Simple Story, aber bei einem Martial Arts Film braucht es auch nicht mehr. Und man muss sagen, auf gewisser Ebene gibt die Story sogar einiges her: Dass Donaka Mark die Kämpfe ausserhalb Chinas an gut zahlende Kunden online übertragen lässt verwundert wenig, aber es gibt ein kleines Detail, welches das interessant macht. Denn nicht nur die Kämpfe, sondern auch die Veränderung in Chens Charakter, sein Wandel zum Killer ist Thema dieses anfangs noch harmlosen Gladiatorenspektakels. Sicherlich driftet "Man of Tai Chi" nie in anspruchsvolle Regionen ab, das will er auch nicht, aber vergleicht man es mit manchen amerikanischen Arena-Kampf-Filmen (denn in gewisser Hinsicht steht "Man of Tai Chi" eher in der Tradition eines "Bloodsports" als z.B. eines "Fist of Legend", wobei so einige Parallelen auch an "Enter the Dragon" mit Bruce Lee erinnern) bietet das einen angenehmen Ansatz, der den alles andere als innovativen Hauptcharakter interessanter gestaltet.

 

 

 

Also fiebert man durchaus mit, auch wenn es für Genrefans keine Überraschungen geben wird.
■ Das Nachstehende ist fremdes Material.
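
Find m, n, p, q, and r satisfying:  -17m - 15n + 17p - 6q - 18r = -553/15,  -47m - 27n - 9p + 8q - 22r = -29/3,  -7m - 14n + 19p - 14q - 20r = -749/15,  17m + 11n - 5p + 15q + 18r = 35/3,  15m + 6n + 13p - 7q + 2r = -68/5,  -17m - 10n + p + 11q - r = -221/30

Row-reduce the augmented matrix:
R1 ← R1 / (-17).
R2 ← R2 + 47·R1.
R3 ← R3 + 7·R1.
R4 ← R4 − 17·R1.
R5 ← R5 − 15·R1.
R6 ← R6 + 17·R1.
R2 ← R2 / (246/17).
R1 ← R1 − 15/17·R2.
R3 ← R3 + 133/17·R2.
R4 ← R4 + 4·R2.
R5 ← R5 + 123/17·R2.
R6 ← R6 − 5·R2.
R3 ← R3 / (-2248/123).
R1 ← R1 − 99/41·R3.
R2 ← R2 + 476/123·R3.
R4 ← R4 + 428/123·R3.
R6 ← R6 − 412/123·R3.
R4 ← R4 / (8689/562).
R1 ← R1 + 2053/2248·R4.
R2 ← R2 − 745/562·R4.
R3 ← R3 + 217/2248·R4.
R6 ← R6 − 4961/562·R4.
Swap R5 and R6.
R5 ← R5 / (32427/8689).
R1 ← R1 − 1947/17378·R5.
R2 ← R2 − 6840/8689·R5.
R3 ← R3 + 1521/17378·R5.
R4 ← R4 − 4054/8689·R5.
R6 reduces to 0 = 0, so the extra equation is consistent.
Reading off the reduced rows gives m = -5/3, n = 3, p = -4/5, q = -2/5, r = 1/2.

m = -5/3, n = 3, p = -4/5, q = -2/5, r = 1/2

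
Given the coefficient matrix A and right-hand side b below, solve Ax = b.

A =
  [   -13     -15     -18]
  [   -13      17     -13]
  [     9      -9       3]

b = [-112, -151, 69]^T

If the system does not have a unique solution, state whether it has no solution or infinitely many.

Row-reduce the augmented matrix:
R1 ← R1 / (-13).
R2 ← R2 + 13·R1.
R3 ← R3 − 9·R1.
R2 ← R2 / (32).
R1 ← R1 − 15/13·R2.
R3 ← R3 + 252/13·R2.
R3 ← R3 / (-669/104).
R1 ← R1 − 501/416·R3.
R2 ← R2 − 5/32·R3.
Reading off the reduced rows gives x_1 = 4, x_2 = -2, x_3 = 5.

x_1 = 4, x_2 = -2, x_3 = 5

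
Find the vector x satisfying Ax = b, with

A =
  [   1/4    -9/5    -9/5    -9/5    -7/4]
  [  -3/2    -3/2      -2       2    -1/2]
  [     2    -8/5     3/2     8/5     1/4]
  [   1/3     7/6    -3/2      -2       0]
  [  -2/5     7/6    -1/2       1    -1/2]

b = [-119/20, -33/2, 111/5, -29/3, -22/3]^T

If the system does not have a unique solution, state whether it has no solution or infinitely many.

Row-reduce the augmented matrix:
R1 ← R1 / (1/4).
R2 ← R2 + 3/2·R1.
R3 ← R3 − 2·R1.
R4 ← R4 − 1/3·R1.
R5 ← R5 + 2/5·R1.
R2 ← R2 / (-123/10).
R1 ← R1 + 36/5·R2.
R3 ← R3 − 64/5·R2.
R4 ← R4 − 107/30·R2.
R5 ← R5 + 257/150·R2.
R3 ← R3 / (3173/1230).
R1 ← R1 − 12/41·R3.
R2 ← R2 − 128/123·R3.
R4 ← R4 + 2075/738·R3.
R5 ← R5 + 5893/3690·R3.
R4 ← R4 / (50506/9519).
R1 ← R1 + 8964/3173·R4.
R2 ← R2 + 6488/3173·R4.
R3 ← R3 − 8416/3173·R4.
R5 ← R5 − 170471/47595·R4.
R5 ← R5 / (-4596119/3030360).
R1 ← R1 − 14729/50506·R5.
R2 ← R2 − 15427/25253·R5.
R3 ← R3 + 633/50506·R5.
R4 ← R4 − 83711/202024·R5.
Reading off the reduced rows gives x_1 = 5, x_2 = -2, x_3 = 6, x_4 = 0, x_5 = 0.

x_1 = 5, x_2 = -2, x_3 = 6, x_4 = 0, x_5 = 0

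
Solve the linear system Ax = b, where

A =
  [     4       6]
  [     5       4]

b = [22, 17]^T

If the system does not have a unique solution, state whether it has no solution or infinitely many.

x_1 = 1, x_2 = 3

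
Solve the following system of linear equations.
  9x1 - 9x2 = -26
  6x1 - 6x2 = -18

no solution

Row-reduce:
R1 ← R1 / (9).
R2 ← R2 − 6·R1.
Row 2 reduces to 0 = -2/3, a contradiction. The system is inconsistent.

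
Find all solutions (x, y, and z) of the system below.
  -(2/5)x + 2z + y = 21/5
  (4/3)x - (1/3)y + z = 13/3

Row-reduce:
R1 ← R1 / (-2/5).
R2 ← R2 − 4/3·R1.
R2 ← R2 / (3).
R1 ← R1 + 5/2·R2.
Rank is 2 with 3 unknowns, leaving z free.

infinitely many solutions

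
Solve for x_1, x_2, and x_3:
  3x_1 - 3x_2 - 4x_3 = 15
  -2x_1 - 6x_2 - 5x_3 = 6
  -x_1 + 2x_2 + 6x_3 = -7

x_1 = 3, x_2 = -2, x_3 = 0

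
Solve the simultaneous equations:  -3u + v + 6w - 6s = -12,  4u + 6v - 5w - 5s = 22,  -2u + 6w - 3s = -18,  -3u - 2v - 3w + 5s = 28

Row-reduce the augmented matrix:
R1 ← R1 / (-3).
R2 ← R2 − 4·R1.
R3 ← R3 + 2·R1.
R4 ← R4 + 3·R1.
R2 ← R2 / (22/3).
R1 ← R1 + 1/3·R2.
R3 ← R3 + 2/3·R2.
R4 ← R4 + 3·R2.
R3 ← R3 / (25/11).
R1 ← R1 + 41/22·R3.
R2 ← R2 − 9/22·R3.
R4 ← R4 + 171/22·R3.
R4 ← R4 / (253/50).
R1 ← R1 − 63/50·R4.
R2 ← R2 + 87/50·R4.
R3 ← R3 + 2/25·R4.
Reading off the reduced rows gives u = -6, v = 6, w = -4, s = 2.

u = -6, v = 6, w = -4, s = 2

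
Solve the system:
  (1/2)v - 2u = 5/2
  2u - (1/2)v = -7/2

Row-reduce:
R1 ← R1 / (-2).
R2 ← R2 − 2·R1.
Row 2 reduces to 0 = -1, a contradiction. The system is inconsistent.

no solution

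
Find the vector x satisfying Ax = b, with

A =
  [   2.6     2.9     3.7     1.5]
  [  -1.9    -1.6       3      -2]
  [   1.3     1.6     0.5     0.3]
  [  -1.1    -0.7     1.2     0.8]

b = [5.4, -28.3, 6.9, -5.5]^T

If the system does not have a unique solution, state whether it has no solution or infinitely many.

x_1 = 1, x_2 = 4, x_3 = -4, x_4 = 4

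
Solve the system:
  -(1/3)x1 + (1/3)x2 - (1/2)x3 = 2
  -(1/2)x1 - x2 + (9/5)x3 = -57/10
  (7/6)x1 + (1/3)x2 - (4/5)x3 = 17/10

Row-reduce:
R1 ← R1 / (-1/3).
R2 ← R2 + 1/2·R1.
R3 ← R3 − 7/6·R1.
R2 ← R2 / (-3/2).
R1 ← R1 + 1·R2.
R3 ← R3 − 3/2·R2.
Rank is 2 with 3 unknowns, leaving x3 free.

infinitely many solutions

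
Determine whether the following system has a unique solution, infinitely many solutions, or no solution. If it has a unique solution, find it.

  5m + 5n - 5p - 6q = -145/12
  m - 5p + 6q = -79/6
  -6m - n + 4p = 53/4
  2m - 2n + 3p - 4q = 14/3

Row-reduce the augmented matrix:
R1 ← R1 / (5).
R2 ← R2 − 1·R1.
R3 ← R3 + 6·R1.
R4 ← R4 − 2·R1.
R2 ← R2 / (-1).
R1 ← R1 − 1·R2.
R3 ← R3 − 5·R2.
R4 ← R4 + 4·R2.
R3 ← R3 / (-22).
R1 ← R1 + 5·R3.
R2 ← R2 − 4·R3.
R4 ← R4 − 21·R3.
R4 ← R4 / (-32/11).
R1 ← R1 + 6/11·R4.
R2 ← R2 + 108/55·R4.
R3 ← R3 + 72/55·R4.
Reading off the reduced rows gives m = -2/3, n = 3/4, p = 5/2, q = 0.

m = -2/3, n = 3/4, p = 5/2, q = 0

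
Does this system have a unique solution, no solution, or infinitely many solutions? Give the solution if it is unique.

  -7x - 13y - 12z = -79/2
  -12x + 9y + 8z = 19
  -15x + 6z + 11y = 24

x = 1/2, y = 3, z = -1/4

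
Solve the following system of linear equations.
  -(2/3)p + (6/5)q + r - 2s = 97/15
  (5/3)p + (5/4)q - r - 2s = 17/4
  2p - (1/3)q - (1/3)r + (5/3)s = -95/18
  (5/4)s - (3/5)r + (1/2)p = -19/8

Row-reduce the augmented matrix:
R1 ← R1 / (-2/3).
R2 ← R2 − 5/3·R1.
R3 ← R3 − 2·R1.
R4 ← R4 − 1/2·R1.
R2 ← R2 / (17/4).
R1 ← R1 + 9/5·R2.
R3 ← R3 − 49/15·R2.
R4 ← R4 − 9/10·R2.
R3 ← R3 / (386/255).
R1 ← R1 + 147/170·R3.
R2 ← R2 − 6/17·R3.
R4 ← R4 + 57/340·R3.
R4 ← R4 / (10409/7720).
R1 ← R1 − 489/772·R4.
R2 ← R2 + 365/193·R4.
R3 ← R3 − 267/386·R4.
Reading off the reduced rows gives p = -1, q = 7/3, r = 0, s = -3/2.

p = -1, q = 7/3, r = 0, s = -3/2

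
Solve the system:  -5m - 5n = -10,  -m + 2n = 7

m = -1, n = 3

From equation 2: m = -7 + 2·n.
Substitute into equation 1 and solve: n = 3.
Then m = -1.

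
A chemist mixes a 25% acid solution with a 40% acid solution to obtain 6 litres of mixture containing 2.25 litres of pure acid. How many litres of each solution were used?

litres of solution A: 1, litres of solution B: 5

Let a = litres of solution A, b = litres of solution B.
  a + b = 6
  (1/4)a + (2/5)b = 9/4
Row-reduce the augmented matrix:
R2 ← R2 − 1/4·R1.
R2 ← R2 / (3/20).
R1 ← R1 − 1·R2.
Reading off the reduced rows gives a = 1, b = 5.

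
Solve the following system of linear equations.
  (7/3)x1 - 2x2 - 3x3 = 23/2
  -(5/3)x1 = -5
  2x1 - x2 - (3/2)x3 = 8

no solution

Row-reduce:
R1 ← R1 / (7/3).
R2 ← R2 + 5/3·R1.
R3 ← R3 − 2·R1.
R2 ← R2 / (-10/7).
R1 ← R1 + 6/7·R2.
R3 ← R3 − 5/7·R2.
Row 3 reduces to 0 = -1/4, a contradiction. The system is inconsistent.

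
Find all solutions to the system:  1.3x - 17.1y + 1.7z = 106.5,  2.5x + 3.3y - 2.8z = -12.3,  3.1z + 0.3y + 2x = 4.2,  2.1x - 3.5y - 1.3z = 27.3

Row-reduce the augmented matrix:
R1 ← R1 / (13/10).
R2 ← R2 − 5/2·R1.
R3 ← R3 − 2·R1.
R4 ← R4 − 21/10·R1.
R2 ← R2 / (2352/65).
R1 ← R1 + 171/13·R2.
R3 ← R3 − 3459/130·R2.
R4 ← R4 − 1568/65·R2.
R3 ← R3 / (77577/15680).
R1 ← R1 + 1409/1568·R3.
R2 ← R2 + 263/1568·R3.
R4 reduces to 0 = 0, so the extra equation is consistent.
Reading off the reduced rows gives x = 3, y = -6, z = 0.

x = 3, y = -6, z = 0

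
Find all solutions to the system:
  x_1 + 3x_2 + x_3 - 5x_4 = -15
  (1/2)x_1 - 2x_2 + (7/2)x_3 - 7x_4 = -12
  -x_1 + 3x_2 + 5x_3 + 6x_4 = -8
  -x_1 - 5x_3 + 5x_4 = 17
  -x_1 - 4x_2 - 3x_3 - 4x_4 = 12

no solution

Row-reduce:
R2 ← R2 − 1/2·R1.
R3 ← R3 + 1·R1.
R4 ← R4 + 1·R1.
R5 ← R5 + 1·R1.
R2 ← R2 / (-7/2).
R1 ← R1 − 3·R2.
R3 ← R3 − 6·R2.
R4 ← R4 − 3·R2.
R5 ← R5 + 1·R2.
R3 ← R3 / (78/7).
R1 ← R1 − 25/7·R3.
R2 ← R2 + 6/7·R3.
R4 ← R4 + 10/7·R3.
R5 ← R5 + 20/7·R3.
R4 ← R4 / (-184/39).
R1 ← R1 + 523/78·R4.
R2 ← R2 − 10/13·R4.
R3 ← R3 + 47/78·R4.
R5 ← R5 + 368/39·R4.
Row 5 reduces to 0 = 2, a contradiction. The system is inconsistent.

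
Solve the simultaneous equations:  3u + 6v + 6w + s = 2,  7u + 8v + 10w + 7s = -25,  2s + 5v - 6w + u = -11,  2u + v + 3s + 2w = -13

Row-reduce:
R1 ← R1 / (3).
R2 ← R2 − 7·R1.
R3 ← R3 − 1·R1.
R4 ← R4 − 2·R1.
R2 ← R2 / (-6).
R1 ← R1 − 2·R2.
R3 ← R3 − 3·R2.
R4 ← R4 + 3·R2.
R3 ← R3 / (-10).
R1 ← R1 − 2/3·R3.
R2 ← R2 − 2/3·R3.
Row 4 reduces to 0 = 1/2, a contradiction. The system is inconsistent.

no solution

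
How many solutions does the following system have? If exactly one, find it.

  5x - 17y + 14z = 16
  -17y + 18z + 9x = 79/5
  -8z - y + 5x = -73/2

x = -14/5, y = 1/2, z = 11/4

Row-reduce the augmented matrix:
R1 ← R1 / (5).
R2 ← R2 − 9·R1.
R3 ← R3 − 5·R1.
R2 ← R2 / (68/5).
R1 ← R1 + 17/5·R2.
R3 ← R3 − 16·R2.
R3 ← R3 / (-230/17).
R1 ← R1 − 1·R3.
R2 ← R2 + 9/17·R3.
Reading off the reduced rows gives x = -14/5, y = 1/2, z = 11/4.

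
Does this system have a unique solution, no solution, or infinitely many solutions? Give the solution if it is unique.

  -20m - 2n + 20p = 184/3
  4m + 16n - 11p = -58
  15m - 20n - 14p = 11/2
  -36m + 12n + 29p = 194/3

m = -3/2, n = -7/3, p = 4/3

Row-reduce the augmented matrix:
R1 ← R1 / (-20).
R2 ← R2 − 4·R1.
R3 ← R3 − 15·R1.
R4 ← R4 + 36·R1.
R2 ← R2 / (78/5).
R1 ← R1 − 1/10·R2.
R3 ← R3 + 43/2·R2.
R4 ← R4 − 78/5·R2.
R3 ← R3 / (-1349/156).
R1 ← R1 + 149/156·R3.
R2 ← R2 + 35/78·R3.
R4 reduces to 0 = 0, so the extra equation is consistent.
Reading off the reduced rows gives m = -3/2, n = -7/3, p = 4/3.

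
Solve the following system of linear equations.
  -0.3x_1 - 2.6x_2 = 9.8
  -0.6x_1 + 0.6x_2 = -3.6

Row-reduce the augmented matrix:
R1 ← R1 / (-3/10).
R2 ← R2 + 3/5·R1.
R2 ← R2 / (29/5).
R1 ← R1 − 26/3·R2.
Reading off the reduced rows gives x_1 = 2, x_2 = -4.

x_1 = 2, x_2 = -4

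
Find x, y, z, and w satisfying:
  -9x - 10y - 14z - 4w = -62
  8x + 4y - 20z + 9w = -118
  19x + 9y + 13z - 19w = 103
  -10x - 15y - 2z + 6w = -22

Row-reduce the augmented matrix:
R1 ← R1 / (-9).
R2 ← R2 − 8·R1.
R3 ← R3 − 19·R1.
R4 ← R4 + 10·R1.
R2 ← R2 / (-44/9).
R1 ← R1 − 10/9·R2.
R3 ← R3 + 109/9·R2.
R4 ← R4 + 35/9·R2.
R3 ← R3 / (702/11).
R1 ← R1 + 64/11·R3.
R2 ← R2 − 73/11·R3.
R4 ← R4 − 433/11·R3.
R4 ← R4 / (88061/2808).
R1 ← R1 + 1439/702·R4.
R2 ← R2 − 8825/2808·R4.
R3 ← R3 + 1801/2808·R4.
Reading off the reduced rows gives x = 0, y = 0, z = 5, w = -2.

x = 0, y = 0, z = 5, w = -2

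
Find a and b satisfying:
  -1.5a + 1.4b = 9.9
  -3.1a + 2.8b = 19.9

Row-reduce the augmented matrix:
R1 ← R1 / (-3/2).
R2 ← R2 + 31/10·R1.
R2 ← R2 / (-7/75).
R1 ← R1 + 14/15·R2.
Reading off the reduced rows gives a = -1, b = 6.

a = -1, b = 6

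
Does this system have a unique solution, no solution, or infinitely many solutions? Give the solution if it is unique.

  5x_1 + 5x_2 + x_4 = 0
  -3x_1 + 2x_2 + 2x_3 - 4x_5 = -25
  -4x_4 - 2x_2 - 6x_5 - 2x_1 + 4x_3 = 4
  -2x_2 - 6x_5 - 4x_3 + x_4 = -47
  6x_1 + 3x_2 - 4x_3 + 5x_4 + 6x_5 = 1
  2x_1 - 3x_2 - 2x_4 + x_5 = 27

Row-reduce the augmented matrix:
R1 ← R1 / (5).
R2 ← R2 + 3·R1.
R3 ← R3 + 2·R1.
R5 ← R5 − 6·R1.
R6 ← R6 − 2·R1.
R2 ← R2 / (5).
R1 ← R1 − 1·R2.
R4 ← R4 + 2·R2.
R5 ← R5 + 3·R2.
R6 ← R6 + 5·R2.
R3 ← R3 / (4).
R1 ← R1 + 2/5·R3.
R2 ← R2 − 2/5·R3.
R4 ← R4 + 16/5·R3.
R5 ← R5 + 14/5·R3.
R6 ← R6 − 2·R3.
R4 ← R4 / (-41/25).
R1 ← R1 + 7/25·R4.
R2 ← R2 − 12/25·R4.
R3 ← R3 + 9/10·R4.
R5 ← R5 − 41/25·R4.
R5 ← R5 / (-13).
R1 ← R1 − 95/41·R5.
R2 ← R2 + 157/41·R5.
R3 ← R3 − 435/82·R5.
R4 ← R4 − 310/41·R5.
R6 reduces to 0 = 0, so the extra equation is consistent.
Reading off the reduced rows gives x_1 = 3, x_2 = -2, x_3 = 4, x_4 = -5, x_5 = 5.

x_1 = 3, x_2 = -2, x_3 = 4, x_4 = -5, x_5 = 5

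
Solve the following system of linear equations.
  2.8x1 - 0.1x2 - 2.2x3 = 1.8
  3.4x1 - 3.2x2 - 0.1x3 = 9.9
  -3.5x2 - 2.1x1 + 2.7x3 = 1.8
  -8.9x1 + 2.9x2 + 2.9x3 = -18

x1 = 3, x2 = 0, x3 = 3

Row-reduce the augmented matrix:
R1 ← R1 / (14/5).
R2 ← R2 − 17/5·R1.
R3 ← R3 + 21/10·R1.
R4 ← R4 + 89/10·R1.
R2 ← R2 / (-431/140).
R1 ← R1 + 1/28·R2.
R3 ← R3 + 143/40·R2.
R4 ← R4 − 723/280·R2.
R3 ← R3 / (-16689/8620).
R1 ← R1 + 703/862·R3.
R2 ← R2 + 360/431·R3.
R4 ← R4 + 16689/8620·R3.
R4 reduces to 0 = 0, so the extra equation is consistent.
Reading off the reduced rows gives x1 = 3, x2 = 0, x3 = 3.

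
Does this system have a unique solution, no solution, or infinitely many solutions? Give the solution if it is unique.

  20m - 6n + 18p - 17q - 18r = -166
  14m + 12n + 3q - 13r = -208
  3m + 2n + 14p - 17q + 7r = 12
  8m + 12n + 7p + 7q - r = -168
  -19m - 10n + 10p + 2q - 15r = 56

m = -6, n = -5, p = -4, q = -4, r = 4

Row-reduce the augmented matrix:
R1 ← R1 / (20).
R2 ← R2 − 14·R1.
R3 ← R3 − 3·R1.
R4 ← R4 − 8·R1.
R5 ← R5 + 19·R1.
R2 ← R2 / (81/5).
R1 ← R1 + 3/10·R2.
R3 ← R3 − 29/10·R2.
R4 ← R4 − 72/5·R2.
R5 ← R5 + 157/10·R2.
R3 ← R3 / (122/9).
R1 ← R1 − 2/3·R3.
R2 ← R2 + 7/9·R3.
R4 ← R4 − 11·R3.
R5 ← R5 − 134/9·R3.
R4 ← R4 / (31723/2196).
R1 ← R1 − 49/183·R4.
R2 ← R2 + 137/2196·R4.
R3 ← R3 + 2773/2196·R4.
R5 ← R5 − 10481/549·R4.
R5 ← R5 / (-1313483/31723).
R1 ← R1 + 43223/31723·R5.
R2 ← R2 − 33629/63446·R5.
R3 ← R3 − 19058/31723·R5.
R4 ← R4 + 3017/31723·R5.
Reading off the reduced rows gives m = -6, n = -5, p = -4, q = -4, r = 4.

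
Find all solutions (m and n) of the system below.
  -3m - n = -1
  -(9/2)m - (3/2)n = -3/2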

Kern sind sowieso die Kampfszenen. Und die sind sehr gut gelungen. Zwar gibt es nie einen richtig offenkundigen Styles-Clash (zumindest für Laien), was aber genau so wenig stört, wie der etwas "saubere" Verlauf dieser Szenen. Selbst nach x Schlägen sehen die Kämpfer oft noch recht frisch aus, der Härtegrad ist zwar vorhanden, aber weder blutig, noch so knochenbrecherisch wie in "Ong Bak" oder "Revenge of the Warrior". Trotzdem gibt es eine gewisse Authenzität und auch inszenatorische Qualität. Reeves verneigt sich damit vor dem asiatischen Kino, insbesondere den Kampfsport-Klassikern abseits der allseits bekannten Wuxia-Angelegenheiten mit ihrem Wirework. Allgemein hätte dieser Film genauso gut von einem asiatischen Regiesseur stammen können. Wie schon "47 Ronin".

 

 

 

Und das ist ein Kompliment an Keanu Reeves. Sein Debüt wird nie ein Klassiker werden, aber er macht vieles richtig, was die meisten anderen amerikanischen/westlichen Regiesseure bei diesem Thema falsch gemacht hätten. Es gibt eine Art Love-Interest für Chen, aber damit wird die Story nie verwässert. Die Kampfszenen sind, wie bereits erwähnt, eher authentisch und asiatisch gehalten, als mit unsäglichem Wirework inkl. CGI pseudocool an die hippe, westliche Jugend angepasst (wie z.B. in "Romeo must die"). Reeves ist, neben einigen Kämpfern, der einzige westliche Darsteller und dann auch noch der Bösewicht. Alles Dinge, die so manch anderer anders und damit dem Film abträglich inszeniert hätte.

 

 

 

Alles in allem ist "Man of Tai Chi" also ein unterhaltsamer und gut gemachter Martial Arts Film. Kein Überfilm, kein Geheimtipp, kein Klassiker, aber besseres Actionkino als das, was so manch ein riesiger Blockbuster uns als gelungen inszenierte Action auftischen will. Schon deshalb, weil Reeves sich eher vor den Klassikern verneigen, diese Art Film dem heutigen Publikum näher bringen möchte, anstatt sich an es anzubiedern.